Today was a good day. A day full of mashed potatoes, turkey, ham, corn, peas, squash, sweet potatoes, biscuits, and banana nut bread. And to top that off, pumpkin, apple, cherry, banana cream, and chocolate cream pies... OMG!! I am so stuffed.. I mean, I think my stomach is about to explode. Seriously. I don't think I have ever eaten so much. To be quite honest, I want more. But I don't think it'd be wise right now. We have enough to last us the rest of the week, lol. Now I am so tired, I just wanna lay down watch some T.V. and get some rest. Work tomorrow and it's Black Friday. Sales at Wal*Mart, so everythings gonna be busy. Oh yay.... I dread tomorrow...
» Oh yeah
Halo 2 party at Brads tonight.. FUCKING OWNED!! WH000T WH000T!!! Anyways I'm talking to Niki as she reads my journal, lol. Then prolly heading to bed. Night all, Happy Turkey Day.
» Moving shit around and a contact...
Today was hell raising today. We moved the living room around and had to re-route all the electrical wires for 3 computers and 3 T.V. sets.

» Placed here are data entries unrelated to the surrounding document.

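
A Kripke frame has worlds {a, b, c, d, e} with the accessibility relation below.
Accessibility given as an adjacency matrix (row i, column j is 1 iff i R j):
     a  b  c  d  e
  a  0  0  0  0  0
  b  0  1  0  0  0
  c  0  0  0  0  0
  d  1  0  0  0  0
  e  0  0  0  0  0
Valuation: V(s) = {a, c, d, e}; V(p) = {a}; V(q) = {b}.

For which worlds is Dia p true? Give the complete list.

Recall that Dia ψ holds at a world iff ψ holds at some accessible world.
Let φ = Dia p. Evaluate φ at each world:
  a (successors ∅): φ is false.
  b (successors {b}): φ is false.
  c (successors ∅): φ is false.
  d (successors {a}): φ is true.
  e (successors ∅): φ is false.
For instance, at d:
  At d: Dia p requires p at some successor in {a}.
    p holds at a, so Dia p is true at d.
Satisfying worlds: {d}

d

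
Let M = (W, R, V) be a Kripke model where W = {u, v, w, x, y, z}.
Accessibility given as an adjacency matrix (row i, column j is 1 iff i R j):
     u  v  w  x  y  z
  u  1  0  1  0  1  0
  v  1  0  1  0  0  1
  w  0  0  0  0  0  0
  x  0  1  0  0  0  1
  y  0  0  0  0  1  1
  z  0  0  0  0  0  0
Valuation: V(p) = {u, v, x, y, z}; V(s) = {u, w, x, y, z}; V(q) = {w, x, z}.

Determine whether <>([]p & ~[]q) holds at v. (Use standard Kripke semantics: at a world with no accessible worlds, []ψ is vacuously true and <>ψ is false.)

No

At v: <>([]p & ~[]q) requires []p & ~[]q at some successor in {u, w, z}.
  At u: []p & ~[]q is false.
  At w: []p & ~[]q is false.
  At z: []p & ~[]q is false.
So <>([]p & ~[]q) is false at v.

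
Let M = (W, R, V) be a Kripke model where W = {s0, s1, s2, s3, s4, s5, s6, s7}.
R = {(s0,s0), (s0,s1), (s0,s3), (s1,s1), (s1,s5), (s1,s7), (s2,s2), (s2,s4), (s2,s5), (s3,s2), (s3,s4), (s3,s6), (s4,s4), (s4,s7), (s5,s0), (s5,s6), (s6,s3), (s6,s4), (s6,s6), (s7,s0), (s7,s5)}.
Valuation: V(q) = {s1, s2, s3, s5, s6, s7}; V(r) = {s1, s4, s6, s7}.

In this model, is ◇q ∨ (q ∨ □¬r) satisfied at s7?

Yes

At s7: ◇q is true, q ∨ □¬r is true, so ◇q ∨ (q ∨ □¬r) is true.
  At s7: ◇q requires q at some successor in {s0, s5}.
    q holds at s5, so ◇q is true at s7.
  At s7: q is true, □¬r is true, so q ∨ □¬r is true.
    At s7: □¬r requires ¬r at every successor {s0, s5}.
      At s0: ¬r is true.
      At s5: ¬r is true.
    So □¬r is true at s7.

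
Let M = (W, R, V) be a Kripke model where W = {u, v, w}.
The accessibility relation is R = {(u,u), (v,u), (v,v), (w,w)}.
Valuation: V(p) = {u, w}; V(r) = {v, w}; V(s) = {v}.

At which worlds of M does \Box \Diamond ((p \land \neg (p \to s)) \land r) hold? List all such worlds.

w

Let φ = \Box \Diamond ((p \land \neg (p \to s)) \land r). Evaluate φ at each world:
  u (successors {u}): φ is false.
  v (successors {u, v}): φ is false.
  w (successors {w}): φ is true.
For instance, at w:
  At w: \Box \Diamond ((p \land \neg (p \to s)) \land r) requires \Diamond ((p \land \neg (p \to s)) \land r) at every successor {w}.
      At w: \Diamond ((p \land \neg (p \to s)) \land r) requires (p \land \neg (p \to s)) \land r at some successor in {w}.
        (p \land \neg (p \to s)) \land r holds at w, so \Diamond ((p \land \neg (p \to s)) \land r) is true at w.
  So \Box \Diamond ((p \land \neg (p \to s)) \land r) is true at w.
Satisfying worlds: {w}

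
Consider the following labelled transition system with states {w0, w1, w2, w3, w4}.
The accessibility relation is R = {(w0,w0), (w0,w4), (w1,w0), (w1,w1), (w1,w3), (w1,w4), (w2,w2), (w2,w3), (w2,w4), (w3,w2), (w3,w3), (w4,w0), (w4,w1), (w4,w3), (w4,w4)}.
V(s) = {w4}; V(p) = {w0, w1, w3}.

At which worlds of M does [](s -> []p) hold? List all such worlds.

w3

Let φ = [](s -> []p). Evaluate φ at each world:
  w0 (successors {w0, w4}): φ is false.
  w1 (successors {w0, w1, w3, w4}): φ is false.
  w2 (successors {w2, w3, w4}): φ is false.
  w3 (successors {w2, w3}): φ is true.
  w4 (successors {w0, w1, w3, w4}): φ is false.
For instance, at w0:
  At w0: [](s -> []p) requires s -> []p at every successor {w0, w4}.
    s -> []p fails at w4, so [](s -> []p) is false at w0.
      At w4: s is true, []p is false, so s -> []p is false.
Satisfying worlds: {w3}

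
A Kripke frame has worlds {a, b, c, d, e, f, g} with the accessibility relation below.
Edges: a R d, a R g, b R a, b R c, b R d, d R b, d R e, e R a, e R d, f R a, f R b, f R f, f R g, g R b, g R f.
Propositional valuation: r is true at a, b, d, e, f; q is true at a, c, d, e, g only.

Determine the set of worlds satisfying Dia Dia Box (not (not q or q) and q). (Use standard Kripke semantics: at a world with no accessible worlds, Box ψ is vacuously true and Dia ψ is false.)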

Then I got to move my bed around after getting rid of this huge ass burrow that took up about 3/4 of my room. I was pretty much restless. The neighbors came by asking if I knew anyone good contacts for some bud. So, I took them to an old dealer of mine hooked em up with about $65 worth and they smoked. I was around but I don't touch the shit. No, instead I got myself a contact high. YAY!! Now I get to feel hungry and have cottonmouth. It's been so long since I've had that feeling in my system. I'm glad I don't smoke but hey I still miss it. I think about then remember how much money I save. So it's all gravy. I'm about to go chill with my sister and her husband as we celebrate his 32nd b-day. Then off to bake pies for tomorrow. Maybe a chat with T tonight if she decides to get her skinny toothpick ass online.
» Bored and a new account thanks to T
Well, I've switched over from this old place. Anyways tonight was fun. Come home from work got bitched at, left for a walk to cool off. I ran into a couple of people I knew and we all headed to Dunkin Donuts and got something to munch on, and talked about upcoming plans for Thanksgiving and Christmas. I'm not a big fan of christmas, my grandmother died 3 days before it 13 years ago. So, it's still hard to deal with but I put on a happy face and try not to ruin it for anyone. As for thanksgiving... MOM BRING ON THE GRUB!!! lol, I am a huge fan of Thanksgiving. I eat like a fat kid going out of style. Anyways, I sat up waited around for anyone to talk to. Thought maybe T would get on but meh. Oh well, tomorrows a bright new day and I have it off.. so I'm caving in til about noonish. Peace y'all!